A cristalógrafa israelense Ada Yonath, premiada em 2009 com o Nobel de Química, morreu aos 87 anos, segundo comunicou o Instituto de Ciências Weizmann, centro onde desenvolveu grande parte de sua trajetória.
O Instituto Weizmann sublinhou que o trabalho de Yonath ajudou a "abrir o caminho para o desenvolvimento de antibióticos mais avançados e combater as bactérias resistentes, um dos desafios mais profundos do século XXI".
Nascida em Jerusalém em 1939, Yonath perdeu seu pai quando ainda era criança.

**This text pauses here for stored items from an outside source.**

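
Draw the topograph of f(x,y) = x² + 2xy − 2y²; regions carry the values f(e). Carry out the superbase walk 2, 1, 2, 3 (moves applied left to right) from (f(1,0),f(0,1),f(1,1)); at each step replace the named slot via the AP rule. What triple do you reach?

start (1,-2,1) = (f(1,0),f(0,1),f(1,1))
replace slot 2: 2·(1+1) − (-2) = 6 → (1,6,1)
replace slot 1: 2·(6+1) − 1 = 13 → (13,6,1)
replace slot 2: 2·(13+1) − 6 = 22 → (13,22,1)
replace slot 3: 2·(13+22) − 1 = 69 → (13,22,69)

13,22,69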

Cresceu em um lar com recursos muito limitados e, por essa razão, começou a trabalhar antes de completar 12 anos.
Apesar das dificuldades econômicas, prosseguiu com sua formação acadêmica e obteve o doutorado em 1968, especializando-se em cristalografia e raios X, o que marcou o início de uma brilhante carreira científica com numerosos reconhecimentos, segundo lembra o Instituto Weizmann.
O presidente de Israel, Isaac Herzog, ressaltou que Yonath "era uma das principais pesquisadoras da história científica de Israel", e que "abriu caminhos a nível global, uma pioneira que demonstrou que a curiosidade, devoção a um objetivo e a determinação podem romper os limites do conhecimento humano".